The White Revolution, or Operation Flood, launched on January 13, 1970, was the world's largest dairy development programme and a landmark project of India's National Dairy Development Board (NDDB).[1] It transformed India from a milk-deficient nation into the world's largest milk producer, surpassing the United States in 1998 with about 22.29 percent of global output in 2018.[2][3] Within 30 years, it doubled the milk available per person in India[4] and made dairy farming India's largest self-sustainable rural employment generator.[5] The programme was launched to help farmers direct their own development and to give them control of the resources they create. It also promoted jersey cows and heavily increased lactose intolerance amongst Indians.[citation needed]
Dr Verghese Kurien, the chairman and founder of Amul, was named the Chairman of NDDB by Prime Minister Lal Bahadur Shastri.

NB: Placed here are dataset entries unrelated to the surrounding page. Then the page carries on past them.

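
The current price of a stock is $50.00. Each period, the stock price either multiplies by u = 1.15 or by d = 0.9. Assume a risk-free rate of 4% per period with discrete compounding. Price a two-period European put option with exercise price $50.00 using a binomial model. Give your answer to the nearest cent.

$1.70

Risk-neutral probability p = (1 + 0.04 − 0.9)/(1.15 − 0.9) = 0.1400/0.2500 = 0.5600
Terminal stock prices: S_uu = 66.12, S_ud = 51.75, S_dd = 40.5
Terminal payoffs (K − S): max(-16.12, 0) = 0, max(-1.75, 0) = 0, max(9.5, 0) = 9.5
Node u (S = 57.5): V_u = 1/1.04·[0.5600·0.0000 + 0.4400·0.0000] = 0.0000
Node d (S = 45): V_d = 1/1.04·[0.5600·0.0000 + 0.4400·9.5000] = 4.0192
Node 0 (S = 50): V_0 = 1/1.04·[0.5600·0.0000 + 0.4400·4.0192] = 1.7004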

Kurien thrust the programme towards success and has since been recognised as its architect.[6] The making of skim milk powder out of buffalo milk, termed the Anand Pattern Experiment at Amul, was also instrumental to the program's success; the man who made this possible was Harichand Megha Dalaya, alongside Kurien.[7][8] It allowed Amul to compete successfully with cow milk-based suppliers such as Nestle.

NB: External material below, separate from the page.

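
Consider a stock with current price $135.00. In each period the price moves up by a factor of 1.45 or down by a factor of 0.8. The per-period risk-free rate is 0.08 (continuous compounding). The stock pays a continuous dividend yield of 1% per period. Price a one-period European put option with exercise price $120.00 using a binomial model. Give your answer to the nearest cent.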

If there was one technological breakthrough that revolutionized India's organized dairy industry, it was the making of skim milk powder out of buffalo milk. The man who made this possible, and who had the foresight to defy the prevailing technical wisdom, was H. M. Dalaya. While the Kaira District Cooperative Milk Producers' Union is usually associated with its founder, Tribhuvandas Patel, it was Dalaya who provided the real technical backbone to the Amul organization.